Tools for Compassion If You Have Leader 8s in Your Life

1) Don’t Take Their Aggressive Speech Personally
Leader 8s are often extremely direct, blunt and sometimes loud and forceful. Their aggressive speech style can overwhelm others without them even realizing it. To the Leader 8, they are just being themselves, participating in the group. To others, they are intimidating.

 

“I started to understand there was a problem because I’d go to parties and immediately gravitate to where the energy was biggest and the conversation was the most lively. But after a few minutes of my arrival, people would start drifting away. And eventually, I’d be all alone in the room.

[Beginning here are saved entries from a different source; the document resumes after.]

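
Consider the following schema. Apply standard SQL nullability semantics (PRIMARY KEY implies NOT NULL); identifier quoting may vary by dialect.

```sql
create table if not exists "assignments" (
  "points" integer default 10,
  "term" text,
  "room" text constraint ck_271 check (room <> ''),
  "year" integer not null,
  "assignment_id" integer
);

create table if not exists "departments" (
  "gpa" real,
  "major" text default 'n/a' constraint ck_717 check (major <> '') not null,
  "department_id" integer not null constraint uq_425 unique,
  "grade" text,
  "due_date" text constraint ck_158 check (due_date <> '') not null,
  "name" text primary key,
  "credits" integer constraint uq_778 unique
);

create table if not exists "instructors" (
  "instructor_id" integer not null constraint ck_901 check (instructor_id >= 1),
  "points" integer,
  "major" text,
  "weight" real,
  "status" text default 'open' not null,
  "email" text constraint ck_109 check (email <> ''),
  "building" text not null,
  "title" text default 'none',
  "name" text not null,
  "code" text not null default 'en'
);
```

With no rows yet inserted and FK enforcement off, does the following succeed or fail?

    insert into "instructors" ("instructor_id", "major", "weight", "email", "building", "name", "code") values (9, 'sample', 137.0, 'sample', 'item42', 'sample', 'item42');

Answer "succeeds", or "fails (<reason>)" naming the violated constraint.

succeeds

NOT NULL columns: building is supplied; code is supplied; instructor_id is supplied; name is supplied; status defaults to 'open'.
CHECK constraints: 9 satisfies (instructor_id >= 1); 'sample' satisfies (email <> '').
No constraint is violated.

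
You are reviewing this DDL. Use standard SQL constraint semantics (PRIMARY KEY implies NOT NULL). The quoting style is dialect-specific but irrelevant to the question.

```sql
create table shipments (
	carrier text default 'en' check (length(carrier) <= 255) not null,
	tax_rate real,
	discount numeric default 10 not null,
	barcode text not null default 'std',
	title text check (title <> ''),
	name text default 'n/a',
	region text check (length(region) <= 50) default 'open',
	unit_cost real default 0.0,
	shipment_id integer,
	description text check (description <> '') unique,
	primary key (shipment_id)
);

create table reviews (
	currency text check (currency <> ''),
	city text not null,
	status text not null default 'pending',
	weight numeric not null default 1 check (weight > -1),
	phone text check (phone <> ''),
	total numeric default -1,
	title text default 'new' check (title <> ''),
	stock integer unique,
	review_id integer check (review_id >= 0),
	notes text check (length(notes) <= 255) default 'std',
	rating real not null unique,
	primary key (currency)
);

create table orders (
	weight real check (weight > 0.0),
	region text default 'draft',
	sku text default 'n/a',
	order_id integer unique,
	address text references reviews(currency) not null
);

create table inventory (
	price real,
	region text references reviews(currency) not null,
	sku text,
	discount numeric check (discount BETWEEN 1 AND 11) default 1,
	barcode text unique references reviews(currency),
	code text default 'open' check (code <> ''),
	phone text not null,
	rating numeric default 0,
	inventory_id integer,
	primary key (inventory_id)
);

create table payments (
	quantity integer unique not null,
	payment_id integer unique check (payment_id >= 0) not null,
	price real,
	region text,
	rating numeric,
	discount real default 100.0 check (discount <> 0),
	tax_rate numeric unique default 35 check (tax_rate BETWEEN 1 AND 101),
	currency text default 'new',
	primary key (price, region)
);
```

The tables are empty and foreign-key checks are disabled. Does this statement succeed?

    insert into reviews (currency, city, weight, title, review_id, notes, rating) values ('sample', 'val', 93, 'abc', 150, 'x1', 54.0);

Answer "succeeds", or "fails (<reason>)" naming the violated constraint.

NOT NULL columns: city is supplied; currency is supplied; rating is supplied; status defaults to 'pending'; weight is supplied.
CHECK constraints: 'sample' satisfies (currency <> ''); 93 satisfies (weight > -1); 'abc' satisfies (title <> ''); 150 satisfies (review_id >= 0); 'x1' satisfies (length(notes) <= 255).
No constraint is violated.

succeeds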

This happened repeatedly so I knew it must be something I was doing wrong…”

 

2) Understand They Use Confrontation as a Measure of Where They Stand
Leader 8s are often confrontational as a way to understand their environment. This is automatic behavior for them, and counterintuitively Leader 8s relax more when the other person pushes back. Direct confrontation is much more comfortable for them than passive-aggressive or falsely submissive behavior.

 

“If someone doesn’t push back, I feel like I am punching a cloud. I have no idea where I stand or what to expect from the person. It’s really uncomfortable for me…”

 

3) Their Anger Isn’t Usually About What It’s About
It can be helpful to understand that Leader 8s get angry in response to feeling vulnerable. When an angry episode is unpackaged, the root cause is usually that the Leader 8 felt vulnerable, defenseless or exposed.

 

“I was talking with my wife, and at some point I realized she walking through a parking lot alone. And as I started to question her about it, I became angrier and angrier until I was actually screaming at her on the phone. Much later, I realized it was because I was afraid something might happen to her. But in the moment, I just felt angry, and she experienced me screaming at her.”